"Os Verdes entendem que deve ser alargado o pagamento integral do valor do salário, no caso de isolamento profilático decorrente da COVID-19, de forma a garantir que seja extensível a todos os trabalhadores independentemente da entidade patronal, do tipo de vínculo de contrato de trabalho, de ser ou não trabalhador por conta de outrem, a partir do primeiro dia que seja identificado", refere o PEV em comunicado.

Os Verdes consideram "fundamental que o Estado garanta que em caso de doença contagiosa que coloque em risco a população e a saúde pública, como é o caso do COVID-19, que os trabalhadores que entrem em isolamento profilático medicamente comprovado, independentemente de este se realizar ou não numa unidade hospitalar, não sofram reduções nos seus rendimentos".

Para isso, entregaram na Assembleia da República um diploma que "reforça o subsídio de doença nos primeiros 90 dias da incapacidade temporária e a proteção em caso de isolamento profilático".

No preâmbulo do projeto, o PEV recorda que os últimos governos reduziram sucessivamente o valor dos subsídios por doença, que se situa atualmente em 55% da remuneração caso a baixa seja inferior a 30 dias.

"Os valores do subsídio de doença variam conforme a durabilidade da baixa médica. Atualmente, correspondem a 55% (até 30 dias), 60% (do 31.º ao 90.º dia), 70% (do 91.º ao 365.º) e 75% após o 365.º dia) da remuneração de referência. Portanto, a baixa é ainda mais penalizadora nos primeiros dias e meses, deixando os cidadãos, muitos dos quais com baixos salários, ainda mais desprotegidos numa fase inicial", indica o texto.

Para o PEV, perante uma situação de doença e a perspetiva de uma diminuição significativa dos rendimentos "há inúmeros trabalhadores que muitas vezes, através de esforços sobre-humanos, vão-se literalmente arrastando no seu trabalho evitando recorrer à baixa médica, podendo até agudizar ainda mais a respetiva situação clínica".

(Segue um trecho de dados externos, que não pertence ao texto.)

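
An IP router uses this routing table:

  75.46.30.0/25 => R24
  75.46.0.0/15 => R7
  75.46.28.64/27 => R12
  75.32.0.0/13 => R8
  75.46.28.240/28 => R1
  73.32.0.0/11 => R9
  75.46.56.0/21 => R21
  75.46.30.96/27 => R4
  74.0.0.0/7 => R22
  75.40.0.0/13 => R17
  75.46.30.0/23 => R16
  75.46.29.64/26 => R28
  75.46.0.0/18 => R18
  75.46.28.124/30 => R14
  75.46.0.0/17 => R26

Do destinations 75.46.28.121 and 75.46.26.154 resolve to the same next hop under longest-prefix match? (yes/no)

75.46.28.121: longest match 75.46.0.0/18 -> R18
75.46.26.154: longest match 75.46.0.0/18 -> R18

yes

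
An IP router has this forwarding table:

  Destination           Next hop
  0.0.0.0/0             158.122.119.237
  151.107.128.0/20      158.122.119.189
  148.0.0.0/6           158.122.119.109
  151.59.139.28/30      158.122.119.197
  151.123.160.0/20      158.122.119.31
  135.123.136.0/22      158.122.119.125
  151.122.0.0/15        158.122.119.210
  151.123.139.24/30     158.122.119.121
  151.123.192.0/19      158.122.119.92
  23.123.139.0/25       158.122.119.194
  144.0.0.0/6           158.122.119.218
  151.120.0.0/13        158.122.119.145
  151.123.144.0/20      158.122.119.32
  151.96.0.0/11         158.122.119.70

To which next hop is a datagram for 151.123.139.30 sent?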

Os Verdes justificam ainda esta proposta não só com a necessidade de "proteger os trabalhadores", mas também de equiparar as baixas por quarentena nos setores público e privado.

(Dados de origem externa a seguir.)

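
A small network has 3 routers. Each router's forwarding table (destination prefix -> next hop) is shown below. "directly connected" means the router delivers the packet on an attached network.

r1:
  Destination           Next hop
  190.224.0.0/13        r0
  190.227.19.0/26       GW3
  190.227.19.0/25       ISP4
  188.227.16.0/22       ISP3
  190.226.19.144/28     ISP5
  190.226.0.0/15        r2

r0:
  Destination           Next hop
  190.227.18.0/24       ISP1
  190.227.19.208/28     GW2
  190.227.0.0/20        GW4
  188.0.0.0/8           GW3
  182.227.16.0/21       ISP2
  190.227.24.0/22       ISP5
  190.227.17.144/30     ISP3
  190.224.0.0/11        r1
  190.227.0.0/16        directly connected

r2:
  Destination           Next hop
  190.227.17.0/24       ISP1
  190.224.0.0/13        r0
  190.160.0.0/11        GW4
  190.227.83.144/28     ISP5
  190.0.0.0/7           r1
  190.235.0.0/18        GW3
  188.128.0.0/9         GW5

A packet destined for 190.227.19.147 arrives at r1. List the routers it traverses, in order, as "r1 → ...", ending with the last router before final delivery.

At r1: longest match for 190.227.19.147 is 190.226.0.0/15 -> r2
At r2: longest match for 190.227.19.147 is 190.224.0.0/13 -> r0
At r0: longest match for 190.227.19.147 is 190.227.0.0/16 -> directly connected

r1 → r2 → r0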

"Não se pode, contudo, estabelecer regime diferente para os trabalhadores do setor privado. Nesse sentido, deve ser alargado o pagamento integral do valor do salário, no caso de isolamento profilático decorrente da COVID-19, de forma a garantir que seja extensível a todos os trabalhadores independentemente da entidade patronal, do tipo de vínculo de contrato de trabalho, de ser ou não trabalhador por conta de outrem, a partir do primeiro dia que seja identificado", justificam.

O primeiro-ministro anunciou na segunda-feira que o executivo iria avançar com uma portaria do Ministério do Trabalho para garantir que os trabalhadores, do setor público e privado, que venham a estar de quarentena devido ao novo coronavírus tenham “tratamento igual”, afirmou hoje o primeiro-ministro.

“O tratamento será igual para todos”, assegurou António Costa em declarações aos jornalistas, após uma visita ao centro de contacto Saúde24, em Lisboa, no dia em que foram confirmados os primeiros casos de infeção, em Portugal, com o novo coronavírus (Covid-19).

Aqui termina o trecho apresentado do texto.